Said construction material using such activators and water to binder ratio in combination with tartaric acid has also the characteristic of maintaining its workability during a controllable period of time between 30 to 240 minutes being the optimal frame of time from 45 to 180 min.

Workability retention would allow concrete to travel and be placed in sites in a wider range of kilometers from the production place. This property is also dependant on the amount of tartaric acid added to the concrete mix to increase its workability. Geopolymer reaction starts over again after tartaric acid has no further effect on the workability of the mix.

List of Definitions

Hydraulic binder. It is a material with cementing properties that sets and hardens due to hydration even under water. Hydraulic binders produce calcium silicate hydrates also known as CSH.

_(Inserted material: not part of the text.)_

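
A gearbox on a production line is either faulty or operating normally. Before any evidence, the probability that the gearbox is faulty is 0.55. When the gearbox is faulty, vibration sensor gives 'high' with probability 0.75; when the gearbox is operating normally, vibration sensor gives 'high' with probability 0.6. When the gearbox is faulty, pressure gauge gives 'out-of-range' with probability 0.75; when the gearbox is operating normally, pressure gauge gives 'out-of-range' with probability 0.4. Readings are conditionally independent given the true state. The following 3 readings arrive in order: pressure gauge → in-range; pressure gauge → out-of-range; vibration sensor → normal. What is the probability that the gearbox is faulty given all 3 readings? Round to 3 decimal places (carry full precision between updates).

After pressure gauge='in-range': P(faulty) = 0.25·0.5500 / (0.25·0.5500 + 0.6·0.4500) ≈ 0.3374
After pressure gauge='out-of-range': P(faulty) = 0.75·0.3374 / (0.75·0.3374 + 0.4·0.6626) ≈ 0.4885
After vibration sensor='normal': P(faulty) = 0.25·0.4885 / (0.25·0.4885 + 0.4·0.5115) ≈ 0.3737

0.374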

Cement. It is a binder that sets and hardens and brings materials together. The most common cement is the ordinary Portland cement (OPC) and a series of Portland cements blended with other cementitious materials.

Ordinary Portland cement. Hydraulic cement made from grinding clinker with gypsum. Portland cement contains calcium silicate, calcium aluminate and calcium ferroaluminate phases. These mineral phases react with water to produce strength.

Hydration. It is the mechanism through which OPC or other inorganic materials react with water to develop strength. Calcium silicate hydrates are formed and other species like ettringite, monosulfate, Portlandite, etc.

Geopolymerization. It is the reaction from the interaction of an alkaline solution (activator) with a reactive aluminosilicate powder (binder). Geopolymerization comprises a dissolution phase and a condensation phase developing a 3D network of silico-aluminate materials linked with covalent bonding.

Alkali Activated cements. Low or zero clinker cements activated by the use of caustic alkalis or alkaline salts

Mineral Addition. Mineral admixture (including the following powders: silica fume, fly ash, slags) added to concrete to enhance fresh properties, compressive strength development and improve durability.

Silica fume. Source of amorphous silicon obtained as a byproduct of the silicon and ferrosilicon alloy production. Also known as microsilica.

Fibers. Material used to increase concrete's structural performance. Fibers include: steel fibers, glass fibers, synthetic fibers and natural fibers.

Alumino silicate-by-product (Fly Ash—bottom ash). Alkali reactive binder components that together with the activator form the cementitious paste. These minerals are rich in alumina and silica in both, amorphous and crystalline structure.

Natural Pozzolan. Aluminosilicate material of volcanic origin that reacts with calcium hydroxide to produce calcium silicate hydrates or CSH as known in Portland cement hydration.

Filler inert. Material that does alter physical properties of concrete but does not take place in hydration reaction.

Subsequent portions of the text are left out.